One night while helping out at the dining facility in Aman Omid Village, I was tasked to separate the people into two lines to get their food.

I walked back and forth in between the two lines, talking with those who understood English and communicating through gestures with those who didn’t. The lines were understandably long, and sometimes kids get cranky when they’re hungry and have to wait for food.
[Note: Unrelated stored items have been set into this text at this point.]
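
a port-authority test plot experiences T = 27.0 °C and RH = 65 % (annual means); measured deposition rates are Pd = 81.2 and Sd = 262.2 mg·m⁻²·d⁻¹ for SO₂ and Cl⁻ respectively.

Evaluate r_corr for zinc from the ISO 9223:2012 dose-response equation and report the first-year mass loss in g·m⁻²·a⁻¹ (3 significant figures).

zinc: temperature factor f = -0.071·(17.0) = -1.2070
  Pd branch = 0.0129·Pd^0.44·e^(0.046·RH+f) = 0.5311 μm/a
  Cl⁻ term: 0.0175·262.2^0.57·exp(0.008·65+0.085·27.0) = 6.986
  sum: 0.5311 + 6.986 → r_corr = 7.517 μm/a
Convert to mass loss: 7.517 μm/a × 7.14 g/cm³ = 53.67 g·m⁻²·a⁻¹

r_corr = 53.7 g·m⁻²·a⁻¹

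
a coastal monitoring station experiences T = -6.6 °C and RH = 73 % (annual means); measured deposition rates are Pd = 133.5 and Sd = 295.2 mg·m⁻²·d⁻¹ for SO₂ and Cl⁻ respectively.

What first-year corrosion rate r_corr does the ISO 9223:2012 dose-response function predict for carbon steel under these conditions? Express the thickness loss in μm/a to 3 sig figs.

carbon steel: temperature factor f = +0.150·(-16.6) = -2.4900
  sulphur-dioxide contribution → 8.052 μm/a
  chloride contribution → 29.62 μm/a
  total first-year rate 37.68 μm/a

r_corr = 37.7 μm/a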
To be fair, I’m 31 and still get 'hangry.'

To pass the time, I ask the kids if they like ja-dew, or magic. Many of them understand my terrible attempt at their language and start to grin, nodding their heads in excitement. I do a simple trick where I take my thumb off, and watch as their eyes grow in disbelief. Some of them know the trick and laugh, but others utter a word under their breath, staring at the seemingly impossible black magic that they just witnessed. I return my thumb back to its original place, and they want to see it again.

Even some of the parents get tricked by my sorcery! Their head snaps back as they almost jump away from me, and their disbelief in what they just witnessed quickly turns to disbelief in themselves for falling for such a childish illusion. They laugh, long and hard at themselves, and I usually end up showing them how to do the trick. Like a child with a new toy, they spend the rest of their time in line practicing the trick, with light seemingly emanating from their eyes as they correctly perform it.

After a few days of playing magician, I learned that my name to them was no longer Boyton but Ja-dew Gur, meaning sorcerer or magician. It’s a name that I’ll never forget.

Thankfully, I’m not the only Airman here interacting with the evacuees. Every time I turn a corner, I see another Airman making them feel at home and feel welcomed.

We’re not just taking care of the evacuees, we’re also taking care of ourselves. The genuine kindness, laughter, and love that everyone here shares isn’t just for show, it’s chicken soup for our hearts and souls.